Te adoro mi bien, decía, lleno de insensato ardor un hombre a su amada un día , y la mujer se reía del amante y del amor. ¿Qué prueba te daré bastante, le decía el tierno amante, para hacerte creer en mí? y agregaba suplicante: ¿ qué quieres?,
Por ti haré cuanto me cuadre; con el nombre de mi padre mi existencia te daré, ¿o quieres que abone mi fe, con las joyas de mi madre?
Con desdeñosa sonrisa miraba el hombre la hermosa y su afán le aguijoneaba. Y con su voz espantosa, pero dulce y cariñosa le dijo: Quiero probar tu pasión.
¿Qué quieres?, dijo el hombre.
¡ De tu madre el corazón!
Como si escuchado hubiera el rugido de una fiera un grito dio el hijo herido y a su vez lanzó un gemido que horrorizó a la pantera. La hermosa criminal de la lucha se apercibió y del poder se armó de su belleza infernal. Soltó sus sedosos cabellos, tan diabólicos como bellos, brillar hizo en su mirada luminosos resplandores, y en la boca perfumada de besos embriagadores.

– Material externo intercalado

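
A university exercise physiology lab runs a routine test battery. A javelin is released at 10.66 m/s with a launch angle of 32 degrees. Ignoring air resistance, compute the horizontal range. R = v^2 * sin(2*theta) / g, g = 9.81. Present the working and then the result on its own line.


Launch speed squared = 113.6356
sin(2 * 32 deg) = 0.898794
Range = 113.6356 * 0.898794 / 9.81
= 10.411 m

10.411 m


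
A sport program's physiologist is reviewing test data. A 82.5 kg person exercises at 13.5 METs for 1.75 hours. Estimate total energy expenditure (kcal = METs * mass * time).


Energy = METs * mass(kg) * time(h)
= 13.5 * 82.5 * 1.75
= 1949.06 kcal

1949.06 kcal


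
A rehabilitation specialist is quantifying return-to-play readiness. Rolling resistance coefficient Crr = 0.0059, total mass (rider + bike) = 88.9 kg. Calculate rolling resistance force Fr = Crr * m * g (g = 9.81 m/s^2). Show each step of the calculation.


Fr = Crr * m * g
= 0.0059 * 88.9 * 9.81
= 5.145 N

5.145 N


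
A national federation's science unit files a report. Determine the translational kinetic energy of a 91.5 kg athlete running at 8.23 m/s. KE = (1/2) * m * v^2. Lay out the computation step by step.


KE = 0.5 * m * v^2
= 0.5 * 91.5 * 8.23^2
= 0.5 * 91.5 * 67.7329
= 3098.78 J

3098.78 J


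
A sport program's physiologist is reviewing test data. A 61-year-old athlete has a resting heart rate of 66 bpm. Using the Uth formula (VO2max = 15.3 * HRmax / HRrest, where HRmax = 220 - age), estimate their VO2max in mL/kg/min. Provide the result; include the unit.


HRmax = 220 - 61 = 159 bpm
Ratio = HRmax / HRrest = 159 / 66 = 2.4091
VO2max = 15.3 * 2.4091 = 36.86 mL/kg/min

36.86 mL/kg/min


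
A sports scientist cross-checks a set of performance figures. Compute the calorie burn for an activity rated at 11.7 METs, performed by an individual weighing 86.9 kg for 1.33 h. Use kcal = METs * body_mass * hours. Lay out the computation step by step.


Product of METs and mass = 11.7 * 86.9 = 1016.73
Total kcal = 1016.73 * 1.33 = 1352.25 kcal

1352.25 kcal


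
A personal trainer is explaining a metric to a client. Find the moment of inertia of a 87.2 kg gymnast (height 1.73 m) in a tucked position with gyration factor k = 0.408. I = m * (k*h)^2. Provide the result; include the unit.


Radius of gyration = 0.408 * 1.73 = 0.70584 m
I = 87.2 * 0.70584^2
= 87.2 * 0.49821
= 43.444 kg*m^2

43.444 kg*m^2


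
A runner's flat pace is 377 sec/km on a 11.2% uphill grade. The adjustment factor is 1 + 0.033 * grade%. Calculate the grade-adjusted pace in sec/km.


Factor = 1 + 0.033 * 11.2 = 1.3696
Adjusted pace = 377 * 1.3696
= 516.34 sec/km

516.34 s/km


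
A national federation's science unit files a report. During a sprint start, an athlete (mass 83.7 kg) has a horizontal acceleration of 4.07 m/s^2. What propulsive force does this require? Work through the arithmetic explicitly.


Propulsive force = mass * acceleration
= 83.7 kg * 4.07 m/s^2
= 340.66 N

340.66 N


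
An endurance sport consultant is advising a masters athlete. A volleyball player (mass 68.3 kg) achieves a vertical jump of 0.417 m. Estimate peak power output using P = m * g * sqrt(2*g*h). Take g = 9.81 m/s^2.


2 * g * h = 2 * 9.81 * 0.417 = 8.18154
sqrt(8.18154) = 2.860339 m/s
P = 68.3 * 9.81 * 2.860339 = 1916.49 W

1916.49 W


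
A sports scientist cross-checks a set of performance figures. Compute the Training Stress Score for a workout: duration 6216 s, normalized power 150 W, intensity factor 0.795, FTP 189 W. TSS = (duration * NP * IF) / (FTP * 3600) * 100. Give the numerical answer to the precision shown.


Product = 6216 * 150 * 0.795 = 741258.0
Base = 189 * 3600 = 680400
TSS = 741258.0 / 680400 * 100 = 108.94

108.94 TSS


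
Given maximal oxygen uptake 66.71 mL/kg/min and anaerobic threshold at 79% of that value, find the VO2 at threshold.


Percentage as decimal = 0.79
VO2 at AT = 66.71 * 0.79 = 52.7 mL/kg/min

52.7 mL/kg/min


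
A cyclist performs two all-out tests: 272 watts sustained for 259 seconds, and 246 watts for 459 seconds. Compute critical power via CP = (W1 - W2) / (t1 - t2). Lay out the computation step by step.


W1 = P1 * t1 = 272 * 259 = 70448 J
W2 = P2 * t2 = 246 * 459 = 112914 J
CP = (70448 - 112914) / (259 - 459)
= 212.33 W

212.33 W


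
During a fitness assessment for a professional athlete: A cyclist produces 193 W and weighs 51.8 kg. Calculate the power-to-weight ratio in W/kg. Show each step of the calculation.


P/W = power / mass
= 193 / 51.8
= 3.726 W/kg

3.726 W/kg


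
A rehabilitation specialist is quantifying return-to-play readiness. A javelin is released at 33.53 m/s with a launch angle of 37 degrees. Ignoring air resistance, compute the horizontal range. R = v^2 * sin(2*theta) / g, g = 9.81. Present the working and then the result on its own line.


Launch speed squared = 1124.2609
sin(2 * 37 deg) = 0.961262
Range = 1124.2609 * 0.961262 / 9.81
= 110.164 m

110.164 m


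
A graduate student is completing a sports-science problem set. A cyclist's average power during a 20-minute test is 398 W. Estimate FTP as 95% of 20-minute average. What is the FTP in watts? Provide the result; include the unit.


FTP = 20-min power * 0.95
= 398 * 0.95
= 378.1 W

378.1 W


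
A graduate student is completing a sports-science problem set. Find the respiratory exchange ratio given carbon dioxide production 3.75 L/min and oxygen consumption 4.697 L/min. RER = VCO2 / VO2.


VCO2 = 3.75 L/min
VO2 = 4.697 L/min
RER = 3.75 / 4.697 = 0.7984

0.7984


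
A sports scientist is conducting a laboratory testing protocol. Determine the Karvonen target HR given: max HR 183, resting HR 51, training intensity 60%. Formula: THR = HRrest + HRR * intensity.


HRR = HRmax - HRrest = 183 - 51 = 132
THR = 51 + 132 * 0.6
= 130.2 bpm

130.2 bpm


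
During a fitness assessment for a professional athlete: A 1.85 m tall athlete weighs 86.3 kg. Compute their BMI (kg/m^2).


height^2 = 3.4225 m^2
BMI = 86.3 / 3.4225 = 25.22 kg/m^2

25.22 kg/m^2


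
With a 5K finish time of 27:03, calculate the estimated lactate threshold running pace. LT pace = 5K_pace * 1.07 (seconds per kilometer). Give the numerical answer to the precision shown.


Race duration = 1623 s for 5 km
Average pace = 1623 / 5 = 324.6 s/km
LT pace = 324.6 * 1.07
= 347.32 s/km

347.32 s/km


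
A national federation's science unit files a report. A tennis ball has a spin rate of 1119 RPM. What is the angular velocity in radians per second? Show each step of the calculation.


Convert RPM to rad/s: multiply by 2*pi and divide by 60
omega = 1119 * 2 * pi / 60
= 117.181 rad/s

117.181 rad/s


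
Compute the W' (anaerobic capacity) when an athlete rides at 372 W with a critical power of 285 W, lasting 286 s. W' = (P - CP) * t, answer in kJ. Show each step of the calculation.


Above-CP power = 87 W
Duration = 286 s
W' = 87 * 286 = 24882 J
Convert: 24882 / 1000 = 24.882 kJ

24.882 kJ


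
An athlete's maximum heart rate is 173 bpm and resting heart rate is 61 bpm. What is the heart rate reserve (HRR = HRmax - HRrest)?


HRR = HRmax - HRrest
= 173 - 61
= 112 bpm

112 bpm


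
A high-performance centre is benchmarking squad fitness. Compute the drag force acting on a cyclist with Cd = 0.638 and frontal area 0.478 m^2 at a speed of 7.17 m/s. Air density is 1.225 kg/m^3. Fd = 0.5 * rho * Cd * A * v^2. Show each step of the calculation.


Step 1: v^2 = 51.4089
Step 2: Fd = 0.5 * 1.225 * 0.638 * 0.478 * 51.4089
= 9.603 N

9.603 N


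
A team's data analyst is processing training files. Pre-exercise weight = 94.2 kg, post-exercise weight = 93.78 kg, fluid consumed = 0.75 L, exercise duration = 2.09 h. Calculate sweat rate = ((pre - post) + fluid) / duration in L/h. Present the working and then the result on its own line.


Weight loss = 94.2 - 93.78 = 0.42 kg (approx L)
Total sweat = 0.42 + 0.75 = 1.17 L
Sweat rate = 1.17 / 2.09 = 0.56 L/h

0.56 L/h


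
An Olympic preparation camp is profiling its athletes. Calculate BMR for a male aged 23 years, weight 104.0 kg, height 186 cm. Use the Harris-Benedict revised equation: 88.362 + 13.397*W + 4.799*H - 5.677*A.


Substituting values:
W term = 13.397 * 104.0 = 1393.288
H term = 4.799 * 186 = 892.614
A term = 5.677 * 23 = 130.571
BMR = 2243.69 kcal/day

2243.69 kcal/day


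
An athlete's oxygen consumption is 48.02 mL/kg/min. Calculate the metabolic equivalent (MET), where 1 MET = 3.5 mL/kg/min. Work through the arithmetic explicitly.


MET = VO2 / 3.5
= 48.02 / 3.5
= 13.72 METs

13.72 METs


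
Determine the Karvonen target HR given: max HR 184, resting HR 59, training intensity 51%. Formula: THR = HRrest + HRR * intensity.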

Mas cuando quiso llegar a la hermosa, lleno de pasión, ella con voz espantosa, pero dulce y cariñosa, le dijo otra vez: ¿Y el corazón?
En el alma del doncel lucharon el bien y el mal, más, vencido aquél hízose el hombre un chacal, y con ese paso veloz que nos lleva siempre al delito, fuese el hijo aquel tras la voz de su impuro amor maldito. Dormida la madre estaba en pobre y triste aposento, todavía brillaba una oración en su aliento, quizás si esta soñaba la buena y santa mujer con el hijo que venía; débil luz derramaba una lamparilla, luz que encendió la ternura de un cariñoso amor maternal de ese que buscar procura sombra para su puñal.
Acercóse al santo lecho a tientas buscóle el pecho que fuente fue de su vida. Se oyó un gemido, un extraño ruido como el que causa la garra del león enfurecido que carne viva desgarra; después se escuchaba la respiración que ahogaba a aquel hijo criminal, y la sangre que goteaba de la punta de un puñal; guardó el hijo el corazón de esa madre asesinada y enceguecido de pasión corrió a llevarlo a su amada.
Aguijoneado corrió por la fiebre y el deseo, pero al llegar tropezó y por el suelo rodó con su espantoso trofeo. Y al dar en el pavimento ese ensangrentado lío murmuró con tierno acento:
¿Te has hecho daño, hijo mío?
Y esa voz acongojada, dice al mundo en su dolor, lo que es una madre amada, aun después de asesinada por el hijo de su amor.